Une campagne de vaccination fragilisée par un manque de financement
Le Programme élargi de vaccination (PEV) fait face à d’importantes difficultés financières au Cameroun. Selon des informations rendues publiques par des responsables du secteur de la santé, seulement 19 % des fonds prévus pour la campagne nationale de vaccination 2026 auraient été effectivement décaissés, malgré les crédits inscrits au budget de l’État.
Cette situation suscite de vives préoccupations parmi les professionnels de santé, les partenaires du secteur sanitaire et plusieurs parlementaires, qui redoutent un ralentissement des activités de vaccination à travers le pays.
Près de 430 000 enfants potentiellement exposés
Les conséquences pourraient être particulièrement lourdes pour les enfants. Les estimations avancées indiquent qu’environ 430 000 enfants risquent de ne pas bénéficier, dans les délais prévus, des vaccins essentiels destinés à les protéger contre plusieurs maladies évitables.
La vaccination demeure l’un des moyens les plus efficaces de prévenir des maladies telles que la rougeole, la poliomyélite, la diphtérie, la coqueluche, le tétanos ou encore certaines formes de méningite. Un retard dans les campagnes peut augmenter le risque de résurgence de ces maladies, notamment dans les zones où la couverture vaccinale est déjà insuffisante.
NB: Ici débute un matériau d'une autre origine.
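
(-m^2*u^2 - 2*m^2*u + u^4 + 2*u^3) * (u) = -m^2*u^3 - 2*m^2*u^2 + u^5 + 2*u^4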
Des parlementaires tirent la sonnette d’alarme
Plusieurs députés, parmi lesquels le vice-président du Réseau parlementaire pour la santé, ont exprimé leur inquiétude face à l’écart constaté entre les crédits votés par le Parlement et les montants effectivement mis à la disposition du Programme élargi de vaccination.
Selon ces élus, une meilleure exécution budgétaire est indispensable afin de garantir la continuité des campagnes de vaccination et d’assurer une protection équitable des enfants sur l’ensemble du territoire national.
Ils appellent également à une plus grande transparence dans le suivi des dépenses publiques consacrées à la santé.
Un enjeu majeur de santé publique
Le Programme élargi de vaccination constitue l’un des piliers de la politique de santé publique au Cameroun. Chaque année, des millions de doses de vaccins sont administrées dans les centres de santé, les hôpitaux et lors de campagnes de proximité organisées dans les différentes régions.
Toute interruption ou réduction des financements peut entraîner des ruptures d’approvisionnement, le report de campagnes de vaccination et une baisse de la couverture vaccinale.
Des solutions attendues
Face à cette situation, les acteurs du secteur sanitaire espèrent un déblocage rapide des financements afin d’éviter une aggravation de la situation. Les partenaires techniques et financiers continuent d’accompagner les efforts du Cameroun, mais soulignent que le financement national reste essentiel pour assurer la pérennité du programme.
Le renforcement du financement de la vaccination est considéré comme un investissement stratégique, permettant de prévenir des épidémies, de réduire la mortalité infantile et de protéger durablement la santé des populations.
Alors que les inquiétudes grandissent, de nombreux observateurs appellent à une mobilisation rapide des autorités afin que tous les enfants concernés puissent bénéficier des vaccins prévus dans le calendrier national de vaccination.